Entonces comprendo que la verdadera vida, en el universo de Rulfo, comienza después del último suspiro.
Contexto de la obra
Publicada en 1955, Pedro Páramo de Juan Rulfo transformó para siempre la literatura hispanoamericana. Su aparición marcó un punto de inflexión: el paso del realismo rural hacia un universo donde la muerte, la memoria y el mito se entrelazan hasta disolver los límites de lo real.
Rulfo, con una prosa de asombrosa economía y resonancia poética, construye en Pedro Páramo el pueblo de Comala, un espacio fantasmagórico donde los muertos hablan, los vivos se confunden con los recuerdos y el tiempo se fragmenta como si la conciencia misma se desmoronara.
A través del viaje de Juan Preciado, quien llega a Comala buscando a su padre —el poderoso cacique Pedro Páramo—, la novela despliega una metáfora del México profundo, habitado por la soledad, la culpa y los ecos de la historia.
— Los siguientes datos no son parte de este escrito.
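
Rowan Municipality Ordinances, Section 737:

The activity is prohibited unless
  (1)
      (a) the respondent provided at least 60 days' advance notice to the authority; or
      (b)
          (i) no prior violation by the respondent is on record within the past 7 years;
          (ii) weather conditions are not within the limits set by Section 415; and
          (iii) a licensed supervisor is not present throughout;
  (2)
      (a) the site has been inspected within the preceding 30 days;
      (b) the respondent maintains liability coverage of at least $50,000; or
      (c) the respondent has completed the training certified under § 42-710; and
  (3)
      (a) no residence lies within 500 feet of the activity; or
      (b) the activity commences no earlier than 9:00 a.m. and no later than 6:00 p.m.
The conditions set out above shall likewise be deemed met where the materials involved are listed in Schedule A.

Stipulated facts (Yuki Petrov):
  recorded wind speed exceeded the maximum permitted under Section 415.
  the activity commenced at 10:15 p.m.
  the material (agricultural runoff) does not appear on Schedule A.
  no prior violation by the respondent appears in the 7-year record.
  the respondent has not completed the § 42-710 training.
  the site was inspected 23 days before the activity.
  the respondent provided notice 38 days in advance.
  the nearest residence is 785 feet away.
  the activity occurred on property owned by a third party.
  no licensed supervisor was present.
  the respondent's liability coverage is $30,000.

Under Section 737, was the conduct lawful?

(a) ≥60 days' notice — not met.
(i) no prior violation — satisfied.
(ii) not (weather ok) — satisfied.
(iii) not (supervisor present) — holds.
(b): T AND T AND T → true.
So (1) is satisfied (F OR T).
(a) site inspected — holds.
(b) coverage ≥ $50,000 — fails.
(c) training certified — not met.
So (2) is satisfied (T OR F OR F).
(a) no residence in 500 ft — holds.
(b) start within hours — fails.
(3): T OR F → true.
Overall = T AND T AND T = true.
Exception (Schedule A material) — not satisfied.
Result: main true OR exception false → true.

Yes — lawful.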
Pero más allá del retrato social, la obra es una meditación universal sobre la muerte, la voz y la imposibilidad del olvido.
Considerada una de las cumbres de la narrativa en lengua española, Pedro Páramo abrió las puertas al realismo mágico y a toda una generación de escritores latinoamericanos. Su fuerza radica no en lo que dice, sino en lo que deja resonando: ese silencio lleno de murmullos, esa vida que persiste aun después de la muerte.